Machine Learning (ML) has automated a multitude of our day-to-day decision making domains such as education, employment and driving automation. The continued success of ML largely depends on our ability to trust the model we are using. Recently, a new class of attacks called Backdoor Attacks have been developed. These attacks undermine the user's trust in ML models. In this work, we present NEO, a model agnostic framework to detect and mitigate such backdoor attacks in image classification ML models. For a given image classification model, our approach analyses the inputs it receives and determines if the model is backdoored. In addition to this feature, we also mitigate these attacks by determining the correct predictions of the poisoned images.
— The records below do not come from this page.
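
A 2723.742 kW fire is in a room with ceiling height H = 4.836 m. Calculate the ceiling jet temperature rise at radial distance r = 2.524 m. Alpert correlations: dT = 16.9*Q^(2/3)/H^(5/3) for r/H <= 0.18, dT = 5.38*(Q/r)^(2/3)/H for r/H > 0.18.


r/H = 2.524 / 4.836 = 0.52192
r/H > 0.18, so dT = 5.38*(Q/r)^(2/3)/H
Q/r = 1079.1
(Q/r)^(2/3) = 105.21
dT = 5.38 * 105.21 / 4.836 = 117.04 K

117.04 K


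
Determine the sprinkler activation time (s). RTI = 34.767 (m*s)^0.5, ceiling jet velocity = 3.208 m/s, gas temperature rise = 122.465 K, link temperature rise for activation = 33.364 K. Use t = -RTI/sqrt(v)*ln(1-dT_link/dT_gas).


dT_link/dT_gas = 0.27244
ln(1 - 0.27244) = -0.31805
t = -34.767 / sqrt(3.208) * -0.31805 = 6.1738 s

6.1738 s


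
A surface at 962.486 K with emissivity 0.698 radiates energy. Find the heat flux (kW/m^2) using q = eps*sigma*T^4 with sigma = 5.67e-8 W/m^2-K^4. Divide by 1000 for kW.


T^4 = 8.5818e+11
q = 0.698 * 5.67e-8 * 8.5818e+11 / 1000 = 33.964 kW/m^2

33.964 kW/m^2


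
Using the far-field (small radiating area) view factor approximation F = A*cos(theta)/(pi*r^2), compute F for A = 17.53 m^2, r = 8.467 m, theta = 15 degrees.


cos(15 deg) = 0.96593
pi*r^2 = 225.22
F = 17.53 * 0.96593 / 225.22 = 0.075182

0.075182


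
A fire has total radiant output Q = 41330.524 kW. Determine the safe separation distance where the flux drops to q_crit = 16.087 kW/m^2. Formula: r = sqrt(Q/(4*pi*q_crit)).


4*pi*q_crit = 202.16
Q/(4*pi*q_crit) = 204.45
r = sqrt(204.45) = 14.299 m

14.299 m


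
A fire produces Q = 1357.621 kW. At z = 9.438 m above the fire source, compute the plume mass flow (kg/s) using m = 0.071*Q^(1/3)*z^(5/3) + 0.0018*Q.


Q^(1/3) = 11.073
z^(5/3) = 42.150
First term = 0.071 * 11.073 * 42.150 = 33.137
Second term = 0.0018 * 1357.621 = 2.4437
m = 35.581 kg/s

35.581 kg/s


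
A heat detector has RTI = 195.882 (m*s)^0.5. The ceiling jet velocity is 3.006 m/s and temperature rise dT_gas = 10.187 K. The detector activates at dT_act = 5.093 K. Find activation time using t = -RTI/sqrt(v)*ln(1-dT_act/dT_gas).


dT_act/dT_gas = 0.49995
ln(1 - 0.49995) = -0.69305
t = -195.882 / sqrt(3.006) * -0.69305 = 78.300 s

78.300 s


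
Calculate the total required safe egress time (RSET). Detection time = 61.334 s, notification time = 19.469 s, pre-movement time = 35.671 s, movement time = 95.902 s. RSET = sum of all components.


Total = 61.334 + 19.469 + 35.671 + 95.902 = 212.376 s

212.376 s


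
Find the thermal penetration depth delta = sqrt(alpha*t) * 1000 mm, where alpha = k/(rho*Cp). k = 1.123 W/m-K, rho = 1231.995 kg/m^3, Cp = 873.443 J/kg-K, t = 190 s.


alpha = 1.123 / (1231.995 * 873.443) = 1.0436e-06 m^2/s
alpha * t = 0.00019828
delta = sqrt(0.00019828) * 1000 = 14.081 mm

14.081 mm


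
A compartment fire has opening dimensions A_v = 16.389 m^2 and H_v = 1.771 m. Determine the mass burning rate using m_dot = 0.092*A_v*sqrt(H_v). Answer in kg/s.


sqrt(H_v) = 1.3308
m_dot = 0.092 * 16.389 * 1.3308 = 2.0065 kg/s

2.0065 kg/s


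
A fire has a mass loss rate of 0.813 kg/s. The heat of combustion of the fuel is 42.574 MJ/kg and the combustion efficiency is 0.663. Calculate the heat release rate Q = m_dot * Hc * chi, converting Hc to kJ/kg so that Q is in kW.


Hc = 42.574 MJ/kg = 42.574 * 1000 kJ/kg = 42574 kJ/kg
Q = 0.813 kg/s * 42574 kJ/kg * 0.663 = 22948 kW

22948 kW


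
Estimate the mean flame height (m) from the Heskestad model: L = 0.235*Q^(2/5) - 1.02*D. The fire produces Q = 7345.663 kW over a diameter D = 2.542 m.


Q^(2/5) = 35.189
0.235 * Q^(2/5) = 8.2695
1.02 * D = 2.5928
L = 5.6767 m

5.6767 m


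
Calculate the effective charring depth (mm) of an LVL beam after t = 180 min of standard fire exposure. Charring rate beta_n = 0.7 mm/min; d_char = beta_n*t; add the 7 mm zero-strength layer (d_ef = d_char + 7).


d_char = 0.7 * 180 = 126 mm
d_ef = 126 + 1.0*7 = 133 mm

133 mm


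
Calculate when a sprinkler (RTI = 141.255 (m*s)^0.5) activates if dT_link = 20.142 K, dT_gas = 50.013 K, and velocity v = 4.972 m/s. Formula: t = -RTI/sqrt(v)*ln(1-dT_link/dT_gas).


dT_link/dT_gas = 0.40274
ln(1 - 0.40274) = -0.51539
t = -141.255 / sqrt(4.972) * -0.51539 = 32.650 s

32.650 s


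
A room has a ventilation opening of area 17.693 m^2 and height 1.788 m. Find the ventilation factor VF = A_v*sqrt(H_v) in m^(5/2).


sqrt(H_v) = 1.3372
VF = 17.693 * 1.3372 = 23.658 m^(5/2)

23.658 m^(5/2)


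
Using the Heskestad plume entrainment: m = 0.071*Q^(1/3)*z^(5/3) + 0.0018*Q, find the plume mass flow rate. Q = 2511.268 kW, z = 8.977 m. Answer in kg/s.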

An appealing feature of NEO is that it can, for the first time, isolate and reconstruct the backdoor trigger. NEO is also the first defence methodology, to the best of our knowledge that is completely blackbox. We have implemented NEO and evaluated it against three state of the art poisoned models. These models include highly critical applications such as traffic sign detection (USTS) and facial detection. In our evaluation, we show that NEO can detect $\approx$88\% of the poisoned inputs on average and it is as fast as 4.4 ms per input image. We also reconstruct the poisoned input for the user to effectively test their systems.